在此,我们已经编写好了插件的代码,并准备从中构建一个Ruby Gem。

  • 外部依赖

    Ruby文件头部的require声明用于包含必要的代码。在某些情况下,我们的插件可能需要额外的文件。 例如,logstash-codec-collectd插件使用“collectd”提供的types.db文件。位于插件主目录中的vendor.json文件描述了这些文件的位置。
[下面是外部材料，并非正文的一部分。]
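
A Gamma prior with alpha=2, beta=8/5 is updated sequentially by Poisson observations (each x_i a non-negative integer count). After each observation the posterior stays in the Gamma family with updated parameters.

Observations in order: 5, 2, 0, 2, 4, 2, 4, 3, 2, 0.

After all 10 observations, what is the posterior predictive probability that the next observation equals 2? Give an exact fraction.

2296207830388008472425827812024586136764337356800/8916032041671967997354363191737290130362015823123

obs 1: x=5 → posterior Gamma(7, 13/5)
obs 2: x=2 → posterior Gamma(9, 18/5)
obs 3: x=0 → posterior Gamma(9, 23/5)
obs 4: x=2 → posterior Gamma(11, 28/5)
obs 5: x=4 → posterior Gamma(15, 33/5)
obs 6: x=2 → posterior Gamma(17, 38/5)
obs 7: x=4 → posterior Gamma(21, 43/5)
obs 8: x=3 → posterior Gamma(24, 48/5)
obs 9: x=2 → posterior Gamma(26, 53/5)
obs 10: x=0 → posterior Gamma(26, 58/5)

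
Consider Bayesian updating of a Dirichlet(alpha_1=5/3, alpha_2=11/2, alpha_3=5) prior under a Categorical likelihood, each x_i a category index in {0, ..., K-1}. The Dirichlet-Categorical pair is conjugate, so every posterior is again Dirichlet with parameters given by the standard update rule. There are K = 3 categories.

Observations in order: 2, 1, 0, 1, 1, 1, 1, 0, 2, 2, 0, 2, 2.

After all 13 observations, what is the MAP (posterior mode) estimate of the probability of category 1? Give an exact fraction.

3/7

obs 1: x=2 → posterior Dirichlet(5/3, 11/2, 6)
obs 2: x=1 → posterior Dirichlet(5/3, 13/2, 6)
obs 3: x=0 → posterior Dirichlet(8/3, 13/2, 6)
obs 4: x=1 → posterior Dirichlet(8/3, 15/2, 6)
obs 5: x=1 → posterior Dirichlet(8/3, 17/2, 6)
obs 6: x=1 → posterior Dirichlet(8/3, 19/2, 6)
obs 7: x=1 → posterior Dirichlet(8/3, 21/2, 6)
obs 8: x=0 → posterior Dirichlet(11/3, 21/2, 6)
obs 9: x=2 → posterior Dirichlet(11/3, 21/2, 7)
obs 10: x=2 → posterior Dirichlet(11/3, 21/2, 8)
obs 11: x=0 → posterior Dirichlet(14/3, 21/2, 8)
obs 12: x=2 → posterior Dirichlet(14/3, 21/2, 9)
obs 13: x=2 → posterior Dirichlet(14/3, 21/2, 10)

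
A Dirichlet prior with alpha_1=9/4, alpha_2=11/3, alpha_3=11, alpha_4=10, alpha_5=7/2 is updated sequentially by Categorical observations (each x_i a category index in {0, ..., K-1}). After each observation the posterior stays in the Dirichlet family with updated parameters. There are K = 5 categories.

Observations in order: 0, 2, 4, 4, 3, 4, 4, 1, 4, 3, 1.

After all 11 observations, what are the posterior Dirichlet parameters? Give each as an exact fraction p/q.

obs 1: x=0 → posterior Dirichlet(13/4, 11/3, 11, 10, 7/2)
obs 2: x=2 → posterior Dirichlet(13/4, 11/3, 12, 10, 7/2)
obs 3: x=4 → posterior Dirichlet(13/4, 11/3, 12, 10, 9/2)
obs 4: x=4 → posterior Dirichlet(13/4, 11/3, 12, 10, 11/2)
obs 5: x=3 → posterior Dirichlet(13/4, 11/3, 12, 11, 11/2)
obs 6: x=4 → posterior Dirichlet(13/4, 11/3, 12, 11, 13/2)
obs 7: x=4 → posterior Dirichlet(13/4, 11/3, 12, 11, 15/2)
obs 8: x=1 → posterior Dirichlet(13/4, 14/3, 12, 11, 15/2)
obs 9: x=4 → posterior Dirichlet(13/4, 14/3, 12, 11, 17/2)
obs 10: x=3 → posterior Dirichlet(13/4, 14/3, 12, 12, 17/2)
obs 11: x=1 → posterior Dirichlet(13/4, 17/3, 12, 12, 17/2)

alpha_1=13/4, alpha_2=17/3, alpha_3=12, alpha_4=12, alpha_5=17/2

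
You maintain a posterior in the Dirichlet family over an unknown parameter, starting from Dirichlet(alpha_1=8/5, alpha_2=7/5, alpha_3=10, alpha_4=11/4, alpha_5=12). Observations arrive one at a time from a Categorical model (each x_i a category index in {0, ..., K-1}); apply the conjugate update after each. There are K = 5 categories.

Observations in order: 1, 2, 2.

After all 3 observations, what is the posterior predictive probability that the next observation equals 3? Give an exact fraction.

11/123

obs 1: x=1 → posterior Dirichlet(8/5, 12/5, 10, 11/4, 12)
obs 2: x=2 → posterior Dirichlet(8/5, 12/5, 11, 11/4, 12)
obs 3: x=2 → posterior Dirichlet(8/5, 12/5, 12, 11/4, 12)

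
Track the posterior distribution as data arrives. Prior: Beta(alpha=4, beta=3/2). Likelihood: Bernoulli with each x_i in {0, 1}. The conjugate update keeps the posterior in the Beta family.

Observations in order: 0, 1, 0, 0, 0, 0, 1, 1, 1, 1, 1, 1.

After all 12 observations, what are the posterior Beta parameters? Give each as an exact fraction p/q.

alpha=11, beta=13/2

obs 1: x=0 → posterior Beta(4, 5/2)
obs 2: x=1 → posterior Beta(5, 5/2)
obs 3: x=0 → posterior Beta(5, 7/2)
obs 4: x=0 → posterior Beta(5, 9/2)
obs 5: x=0 → posterior Beta(5, 11/2)
obs 6: x=0 → posterior Beta(5, 13/2)
obs 7: x=1 → posterior Beta(6, 13/2)
obs 8: x=1 → posterior Beta(7, 13/2)
obs 9: x=1 → posterior Beta(8, 13/2)
obs 10: x=1 → posterior Beta(9, 13/2)
obs 11: x=1 → posterior Beta(10, 13/2)
obs 12: x=1 → posterior Beta(11, 13/2)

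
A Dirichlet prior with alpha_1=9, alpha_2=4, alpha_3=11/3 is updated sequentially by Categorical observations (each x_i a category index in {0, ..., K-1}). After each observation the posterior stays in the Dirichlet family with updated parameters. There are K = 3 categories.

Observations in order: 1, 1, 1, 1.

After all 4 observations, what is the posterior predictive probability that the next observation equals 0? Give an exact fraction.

obs 1: x=1 → posterior Dirichlet(9, 5, 11/3)
obs 2: x=1 → posterior Dirichlet(9, 6, 11/3)
obs 3: x=1 → posterior Dirichlet(9, 7, 11/3)
obs 4: x=1 → posterior Dirichlet(9, 8, 11/3)

27/62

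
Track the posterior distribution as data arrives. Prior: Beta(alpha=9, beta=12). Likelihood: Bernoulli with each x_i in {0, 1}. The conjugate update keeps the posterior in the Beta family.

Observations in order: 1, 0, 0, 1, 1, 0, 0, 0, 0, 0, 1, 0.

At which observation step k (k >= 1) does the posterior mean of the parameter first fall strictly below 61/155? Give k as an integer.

obs 1: x=1 → posterior Beta(10, 12)
obs 2: x=0 → posterior Beta(10, 13)
obs 3: x=0 → posterior Beta(10, 14)
obs 4: x=1 → posterior Beta(11, 14)
obs 5: x=1 → posterior Beta(12, 14)
obs 6: x=0 → posterior Beta(12, 15)
obs 7: x=0 → posterior Beta(12, 16)
obs 8: x=0 → posterior Beta(12, 17)
obs 9: x=0 → posterior Beta(12, 18)
obs 10: x=0 → posterior Beta(12, 19)
obs 11: x=1 → posterior Beta(13, 19)
obs 12: x=0 → posterior Beta(13, 20)

k = 10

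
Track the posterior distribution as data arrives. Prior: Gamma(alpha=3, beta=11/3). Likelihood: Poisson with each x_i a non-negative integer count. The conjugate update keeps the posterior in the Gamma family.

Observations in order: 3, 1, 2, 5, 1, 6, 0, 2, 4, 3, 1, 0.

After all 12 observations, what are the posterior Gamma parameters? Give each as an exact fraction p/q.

alpha=31, beta=47/3

obs 1: x=3 → posterior Gamma(6, 14/3)
obs 2: x=1 → posterior Gamma(7, 17/3)
obs 3: x=2 → posterior Gamma(9, 20/3)
obs 4: x=5 → posterior Gamma(14, 23/3)
obs 5: x=1 → posterior Gamma(15, 26/3)
obs 6: x=6 → posterior Gamma(21, 29/3)
obs 7: x=0 → posterior Gamma(21, 32/3)
obs 8: x=2 → posterior Gamma(23, 35/3)
obs 9: x=4 → posterior Gamma(27, 38/3)
obs 10: x=3 → posterior Gamma(30, 41/3)
obs 11: x=1 → posterior Gamma(31, 44/3)
obs 12: x=0 → posterior Gamma(31, 47/3)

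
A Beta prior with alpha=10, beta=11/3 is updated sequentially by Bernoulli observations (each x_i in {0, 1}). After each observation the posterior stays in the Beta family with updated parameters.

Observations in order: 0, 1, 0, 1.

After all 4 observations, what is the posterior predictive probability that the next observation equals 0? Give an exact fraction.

17/53

obs 1: x=0 → posterior Beta(10, 14/3)
obs 2: x=1 → posterior Beta(11, 14/3)
obs 3: x=0 → posterior Beta(11, 17/3)
obs 4: x=1 → posterior Beta(12, 17/3)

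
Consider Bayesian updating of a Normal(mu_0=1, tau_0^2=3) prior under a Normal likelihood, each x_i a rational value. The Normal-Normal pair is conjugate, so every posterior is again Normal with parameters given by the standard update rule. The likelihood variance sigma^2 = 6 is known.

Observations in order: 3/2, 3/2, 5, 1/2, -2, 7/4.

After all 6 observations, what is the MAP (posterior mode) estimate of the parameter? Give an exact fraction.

obs 1: x=3/2 → posterior Normal(7/6, 2)
obs 2: x=3/2 → posterior Normal(5/4, 3/2)
obs 3: x=5 → posterior Normal(2, 6/5)
obs 4: x=1/2 → posterior Normal(7/4, 1)
obs 5: x=-2 → posterior Normal(17/14, 6/7)
obs 6: x=7/4 → posterior Normal(41/32, 3/4)

41/32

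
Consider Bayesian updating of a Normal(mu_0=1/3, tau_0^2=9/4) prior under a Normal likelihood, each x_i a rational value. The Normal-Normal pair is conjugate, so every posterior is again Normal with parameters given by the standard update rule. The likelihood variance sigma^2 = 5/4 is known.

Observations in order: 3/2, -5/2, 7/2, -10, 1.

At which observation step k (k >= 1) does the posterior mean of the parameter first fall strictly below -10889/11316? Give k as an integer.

obs 1: x=3/2 → posterior Normal(13/12, 45/56)
obs 2: x=-5/2 → posterior Normal(-22/69, 45/92)
obs 3: x=7/2 → posterior Normal(145/192, 45/128)
obs 4: x=-10 → posterior Normal(-395/246, 45/164)
obs 5: x=1 → posterior Normal(-341/300, 9/40)

k = 4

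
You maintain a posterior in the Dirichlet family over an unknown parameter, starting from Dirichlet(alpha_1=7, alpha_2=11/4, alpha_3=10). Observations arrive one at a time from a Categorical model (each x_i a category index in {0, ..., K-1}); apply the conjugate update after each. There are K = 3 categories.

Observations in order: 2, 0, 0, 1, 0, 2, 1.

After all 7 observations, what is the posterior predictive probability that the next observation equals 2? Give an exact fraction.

obs 1: x=2 → posterior Dirichlet(7, 11/4, 11)
obs 2: x=0 → posterior Dirichlet(8, 11/4, 11)
obs 3: x=0 → posterior Dirichlet(9, 11/4, 11)
obs 4: x=1 → posterior Dirichlet(9, 15/4, 11)
obs 5: x=0 → posterior Dirichlet(10, 15/4, 11)
obs 6: x=2 → posterior Dirichlet(10, 15/4, 12)
obs 7: x=1 → posterior Dirichlet(10, 19/4, 12)

48/107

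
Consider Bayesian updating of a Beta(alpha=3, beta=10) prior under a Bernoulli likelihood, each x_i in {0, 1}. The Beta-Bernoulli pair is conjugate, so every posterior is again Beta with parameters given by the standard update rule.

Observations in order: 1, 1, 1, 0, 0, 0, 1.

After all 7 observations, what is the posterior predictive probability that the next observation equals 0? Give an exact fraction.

obs 1: x=1 → posterior Beta(4, 10)
obs 2: x=1 → posterior Beta(5, 10)
obs 3: x=1 → posterior Beta(6, 10)
obs 4: x=0 → posterior Beta(6, 11)
obs 5: x=0 → posterior Beta(6, 12)
obs 6: x=0 → posterior Beta(6, 13)
obs 7: x=1 → posterior Beta(7, 13)

13/20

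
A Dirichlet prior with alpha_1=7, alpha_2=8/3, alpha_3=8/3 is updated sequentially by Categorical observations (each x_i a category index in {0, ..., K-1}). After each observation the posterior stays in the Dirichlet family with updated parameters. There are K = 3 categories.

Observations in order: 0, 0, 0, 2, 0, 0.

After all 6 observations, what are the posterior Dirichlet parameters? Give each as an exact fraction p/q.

alpha_1=12, alpha_2=8/3, alpha_3=11/3

obs 1: x=0 → posterior Dirichlet(8, 8/3, 8/3)
obs 2: x=0 → posterior Dirichlet(9, 8/3, 8/3)
obs 3: x=0 → posterior Dirichlet(10, 8/3, 8/3)
obs 4: x=2 → posterior Dirichlet(10, 8/3, 11/3)
obs 5: x=0 → posterior Dirichlet(11, 8/3, 11/3)
obs 6: x=0 → posterior Dirichlet(12, 8/3, 11/3)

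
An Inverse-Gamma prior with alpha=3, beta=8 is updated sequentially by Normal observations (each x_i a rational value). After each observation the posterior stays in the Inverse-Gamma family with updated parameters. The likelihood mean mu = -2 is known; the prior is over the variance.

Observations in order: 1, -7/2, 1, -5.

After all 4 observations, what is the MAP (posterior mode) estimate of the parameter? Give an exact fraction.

181/48

obs 1: x=1 → posterior Inverse-Gamma(7/2, 25/2)
obs 2: x=-7/2 → posterior Inverse-Gamma(4, 109/8)
obs 3: x=1 → posterior Inverse-Gamma(9/2, 145/8)
obs 4: x=-5 → posterior Inverse-Gamma(5, 181/8)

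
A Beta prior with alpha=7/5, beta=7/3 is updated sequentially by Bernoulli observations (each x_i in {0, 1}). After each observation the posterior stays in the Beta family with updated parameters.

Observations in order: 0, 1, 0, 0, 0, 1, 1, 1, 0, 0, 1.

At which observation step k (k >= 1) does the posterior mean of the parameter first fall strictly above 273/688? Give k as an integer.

k = 2

obs 1: x=0 → posterior Beta(7/5, 10/3)
obs 2: x=1 → posterior Beta(12/5, 10/3)
obs 3: x=0 → posterior Beta(12/5, 13/3)
obs 4: x=0 → posterior Beta(12/5, 16/3)
obs 5: x=0 → posterior Beta(12/5, 19/3)
obs 6: x=1 → posterior Beta(17/5, 19/3)
obs 7: x=1 → posterior Beta(22/5, 19/3)
obs 8: x=1 → posterior Beta(27/5, 19/3)
obs 9: x=0 → posterior Beta(27/5, 22/3)
obs 10: x=0 → posterior Beta(27/5, 25/3)
obs 11: x=1 → posterior Beta(32/5, 25/3)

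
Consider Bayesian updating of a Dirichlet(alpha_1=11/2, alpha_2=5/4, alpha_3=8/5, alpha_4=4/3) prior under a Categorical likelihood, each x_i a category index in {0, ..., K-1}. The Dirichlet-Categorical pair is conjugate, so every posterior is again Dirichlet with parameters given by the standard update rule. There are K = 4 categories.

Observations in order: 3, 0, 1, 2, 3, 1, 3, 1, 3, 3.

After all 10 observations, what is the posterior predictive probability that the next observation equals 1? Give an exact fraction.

255/1181

obs 1: x=3 → posterior Dirichlet(11/2, 5/4, 8/5, 7/3)
obs 2: x=0 → posterior Dirichlet(13/2, 5/4, 8/5, 7/3)
obs 3: x=1 → posterior Dirichlet(13/2, 9/4, 8/5, 7/3)
obs 4: x=2 → posterior Dirichlet(13/2, 9/4, 13/5, 7/3)
obs 5: x=3 → posterior Dirichlet(13/2, 9/4, 13/5, 10/3)
obs 6: x=1 → posterior Dirichlet(13/2, 13/4, 13/5, 10/3)
obs 7: x=3 → posterior Dirichlet(13/2, 13/4, 13/5, 13/3)
obs 8: x=1 → posterior Dirichlet(13/2, 17/4, 13/5, 13/3)
obs 9: x=3 → posterior Dirichlet(13/2, 17/4, 13/5, 16/3)
obs 10: x=3 → posterior Dirichlet(13/2, 17/4, 13/5, 19/3)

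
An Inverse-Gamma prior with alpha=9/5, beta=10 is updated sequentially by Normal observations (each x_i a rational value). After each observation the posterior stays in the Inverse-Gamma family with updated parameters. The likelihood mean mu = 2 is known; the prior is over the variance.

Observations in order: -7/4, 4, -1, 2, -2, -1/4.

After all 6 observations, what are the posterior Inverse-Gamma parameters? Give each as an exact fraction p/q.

obs 1: x=-7/4 → posterior Inverse-Gamma(23/10, 545/32)
obs 2: x=4 → posterior Inverse-Gamma(14/5, 609/32)
obs 3: x=-1 → posterior Inverse-Gamma(33/10, 753/32)
obs 4: x=2 → posterior Inverse-Gamma(19/5, 753/32)
obs 5: x=-2 → posterior Inverse-Gamma(43/10, 1009/32)
obs 6: x=-1/4 → posterior Inverse-Gamma(24/5, 545/16)

alpha=24/5, beta=545/16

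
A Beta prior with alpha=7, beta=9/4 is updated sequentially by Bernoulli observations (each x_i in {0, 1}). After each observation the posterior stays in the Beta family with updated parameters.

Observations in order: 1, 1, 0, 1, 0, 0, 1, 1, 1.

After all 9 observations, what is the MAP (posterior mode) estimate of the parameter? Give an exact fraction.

obs 1: x=1 → posterior Beta(8, 9/4)
obs 2: x=1 → posterior Beta(9, 9/4)
obs 3: x=0 → posterior Beta(9, 13/4)
obs 4: x=1 → posterior Beta(10, 13/4)
obs 5: x=0 → posterior Beta(10, 17/4)
obs 6: x=0 → posterior Beta(10, 21/4)
obs 7: x=1 → posterior Beta(11, 21/4)
obs 8: x=1 → posterior Beta(12, 21/4)
obs 9: x=1 → posterior Beta(13, 21/4)

48/65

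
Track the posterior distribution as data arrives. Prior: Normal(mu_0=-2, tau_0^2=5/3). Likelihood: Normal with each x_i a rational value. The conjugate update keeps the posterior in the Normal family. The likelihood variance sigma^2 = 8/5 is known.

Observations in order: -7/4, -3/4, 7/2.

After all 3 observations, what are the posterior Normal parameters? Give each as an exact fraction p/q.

mu_0=-23/99, tau_0^2=40/99

obs 1: x=-7/4 → posterior Normal(-367/196, 40/49)
obs 2: x=-3/4 → posterior Normal(-221/148, 20/37)
obs 3: x=7/2 → posterior Normal(-23/99, 40/99)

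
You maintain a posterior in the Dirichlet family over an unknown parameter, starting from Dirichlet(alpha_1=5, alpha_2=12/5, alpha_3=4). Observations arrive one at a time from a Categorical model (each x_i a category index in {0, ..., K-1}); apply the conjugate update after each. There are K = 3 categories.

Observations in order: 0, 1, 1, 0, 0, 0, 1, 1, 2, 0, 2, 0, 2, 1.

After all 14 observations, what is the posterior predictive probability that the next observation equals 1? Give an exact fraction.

37/127

obs 1: x=0 → posterior Dirichlet(6, 12/5, 4)
obs 2: x=1 → posterior Dirichlet(6, 17/5, 4)
obs 3: x=1 → posterior Dirichlet(6, 22/5, 4)
obs 4: x=0 → posterior Dirichlet(7, 22/5, 4)
obs 5: x=0 → posterior Dirichlet(8, 22/5, 4)
obs 6: x=0 → posterior Dirichlet(9, 22/5, 4)
obs 7: x=1 → posterior Dirichlet(9, 27/5, 4)
obs 8: x=1 → posterior Dirichlet(9, 32/5, 4)
obs 9: x=2 → posterior Dirichlet(9, 32/5, 5)
obs 10: x=0 → posterior Dirichlet(10, 32/5, 5)
obs 11: x=2 → posterior Dirichlet(10, 32/5, 6)
obs 12: x=0 → posterior Dirichlet(11, 32/5, 6)
obs 13: x=2 → posterior Dirichlet(11, 32/5, 7)
obs 14: x=1 → posterior Dirichlet(11, 37/5, 7)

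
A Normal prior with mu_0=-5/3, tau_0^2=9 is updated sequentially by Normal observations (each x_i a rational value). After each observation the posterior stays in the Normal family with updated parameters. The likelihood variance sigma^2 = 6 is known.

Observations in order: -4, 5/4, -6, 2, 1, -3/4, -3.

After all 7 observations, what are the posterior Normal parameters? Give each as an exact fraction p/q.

mu_0=-191/138, tau_0^2=18/23

obs 1: x=-4 → posterior Normal(-46/15, 18/5)
obs 2: x=5/4 → posterior Normal(-139/96, 9/4)
obs 3: x=-6 → posterior Normal(-355/132, 18/11)
obs 4: x=2 → posterior Normal(-283/168, 9/7)
obs 5: x=1 → posterior Normal(-247/204, 18/17)
obs 6: x=-3/4 → posterior Normal(-137/120, 9/10)
obs 7: x=-3 → posterior Normal(-191/138, 18/23)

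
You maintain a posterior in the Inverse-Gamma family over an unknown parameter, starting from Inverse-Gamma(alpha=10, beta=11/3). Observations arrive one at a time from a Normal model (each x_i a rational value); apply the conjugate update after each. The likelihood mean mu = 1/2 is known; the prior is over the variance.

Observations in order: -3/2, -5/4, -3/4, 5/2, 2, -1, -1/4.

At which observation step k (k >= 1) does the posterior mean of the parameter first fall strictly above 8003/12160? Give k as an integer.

obs 1: x=-3/2 → posterior Inverse-Gamma(21/2, 17/3)
obs 2: x=-5/4 → posterior Inverse-Gamma(11, 691/96)
obs 3: x=-3/4 → posterior Inverse-Gamma(23/2, 383/48)
obs 4: x=5/2 → posterior Inverse-Gamma(12, 479/48)
obs 5: x=2 → posterior Inverse-Gamma(25/2, 533/48)
obs 6: x=-1 → posterior Inverse-Gamma(13, 587/48)
obs 7: x=-1/4 → posterior Inverse-Gamma(27/2, 1201/96)

k = 2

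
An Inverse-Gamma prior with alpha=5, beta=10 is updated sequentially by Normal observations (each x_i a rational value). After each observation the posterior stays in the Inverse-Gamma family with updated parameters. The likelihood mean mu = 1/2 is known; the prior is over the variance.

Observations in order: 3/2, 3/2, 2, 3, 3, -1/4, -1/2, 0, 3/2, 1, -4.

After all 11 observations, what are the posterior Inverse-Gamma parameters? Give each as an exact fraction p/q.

alpha=21/2, beta=961/32

obs 1: x=3/2 → posterior Inverse-Gamma(11/2, 21/2)
obs 2: x=3/2 → posterior Inverse-Gamma(6, 11)
obs 3: x=2 → posterior Inverse-Gamma(13/2, 97/8)
obs 4: x=3 → posterior Inverse-Gamma(7, 61/4)
obs 5: x=3 → posterior Inverse-Gamma(15/2, 147/8)
obs 6: x=-1/4 → posterior Inverse-Gamma(8, 597/32)
obs 7: x=-1/2 → posterior Inverse-Gamma(17/2, 613/32)
obs 8: x=0 → posterior Inverse-Gamma(9, 617/32)
obs 9: x=3/2 → posterior Inverse-Gamma(19/2, 633/32)
obs 10: x=1 → posterior Inverse-Gamma(10, 637/32)
obs 11: x=-4 → posterior Inverse-Gamma(21/2, 961/32)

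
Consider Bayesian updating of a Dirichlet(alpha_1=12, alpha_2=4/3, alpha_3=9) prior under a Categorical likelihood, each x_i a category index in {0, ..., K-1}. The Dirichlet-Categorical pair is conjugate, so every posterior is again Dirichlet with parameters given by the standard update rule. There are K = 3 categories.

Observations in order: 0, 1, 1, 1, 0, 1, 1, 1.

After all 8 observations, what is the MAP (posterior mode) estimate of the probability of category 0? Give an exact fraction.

obs 1: x=0 → posterior Dirichlet(13, 4/3, 9)
obs 2: x=1 → posterior Dirichlet(13, 7/3, 9)
obs 3: x=1 → posterior Dirichlet(13, 10/3, 9)
obs 4: x=1 → posterior Dirichlet(13, 13/3, 9)
obs 5: x=0 → posterior Dirichlet(14, 13/3, 9)
obs 6: x=1 → posterior Dirichlet(14, 16/3, 9)
obs 7: x=1 → posterior Dirichlet(14, 19/3, 9)
obs 8: x=1 → posterior Dirichlet(14, 22/3, 9)

39/82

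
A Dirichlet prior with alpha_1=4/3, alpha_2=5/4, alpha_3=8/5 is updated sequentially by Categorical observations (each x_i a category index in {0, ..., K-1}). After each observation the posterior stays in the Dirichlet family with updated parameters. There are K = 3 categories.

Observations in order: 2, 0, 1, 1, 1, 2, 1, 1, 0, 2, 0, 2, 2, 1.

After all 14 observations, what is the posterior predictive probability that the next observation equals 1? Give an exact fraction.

obs 1: x=2 → posterior Dirichlet(4/3, 5/4, 13/5)
obs 2: x=0 → posterior Dirichlet(7/3, 5/4, 13/5)
obs 3: x=1 → posterior Dirichlet(7/3, 9/4, 13/5)
obs 4: x=1 → posterior Dirichlet(7/3, 13/4, 13/5)
obs 5: x=1 → posterior Dirichlet(7/3, 17/4, 13/5)
obs 6: x=2 → posterior Dirichlet(7/3, 17/4, 18/5)
obs 7: x=1 → posterior Dirichlet(7/3, 21/4, 18/5)
obs 8: x=1 → posterior Dirichlet(7/3, 25/4, 18/5)
obs 9: x=0 → posterior Dirichlet(10/3, 25/4, 18/5)
obs 10: x=2 → posterior Dirichlet(10/3, 25/4, 23/5)
obs 11: x=0 → posterior Dirichlet(13/3, 25/4, 23/5)
obs 12: x=2 → posterior Dirichlet(13/3, 25/4, 28/5)
obs 13: x=2 → posterior Dirichlet(13/3, 25/4, 33/5)
obs 14: x=1 → posterior Dirichlet(13/3, 29/4, 33/5)

435/1091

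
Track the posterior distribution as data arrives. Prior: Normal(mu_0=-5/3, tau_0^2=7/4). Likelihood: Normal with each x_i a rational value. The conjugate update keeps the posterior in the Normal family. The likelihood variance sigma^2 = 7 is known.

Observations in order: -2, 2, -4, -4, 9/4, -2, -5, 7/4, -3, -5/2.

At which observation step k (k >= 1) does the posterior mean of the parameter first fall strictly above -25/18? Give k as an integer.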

    vendor.json文件包含一个JSON对象数组,每个JSON对象描述一个文件依赖关系。这个例子来自collectd编解码器插件:

    [{
    "sha1": "a90fe6cc53b76b7bdd56dc57950d90787cb9c96e", # 验证URL引用文件的完整性
    "url": "http://collectd.org/files/collectd-5.4.0.tar.gz", # Logstash下载该文件的地址
    "files": [ "/src/types.db" ] # 可选项! 指定从URL对应文件中提取指定文件,如果不指定,所有文件都会被提取出来。
    }]

    除了collectd插件外,geoip插件也有vendor.json文件

    用于下载这些依赖项的过程是rake vendor,测试部分进一步说明。

    另外一种外部依赖是在jar文件上,这将在“添加gemspec文件”一节中介绍。

  • 添加Gemfile文件

    Gemfile允许Ruby的Bundler维护插件的依赖关系。 目前,我们只需要用于测试的Logstash gem,如需要其他gem,则需要添加到这里。

    从example中拷贝过来的Gemfile文件内容如下:

    source 'https://rubygems.org'

    gemspec

    logstash_path = ENV["LOGSTASH_PATH"] || "../../logstash"
    use_logstash_source = ENV["LOGSTASH_SOURCE"] && ENV["LOGSTASH_SOURCE"].to_s == "1"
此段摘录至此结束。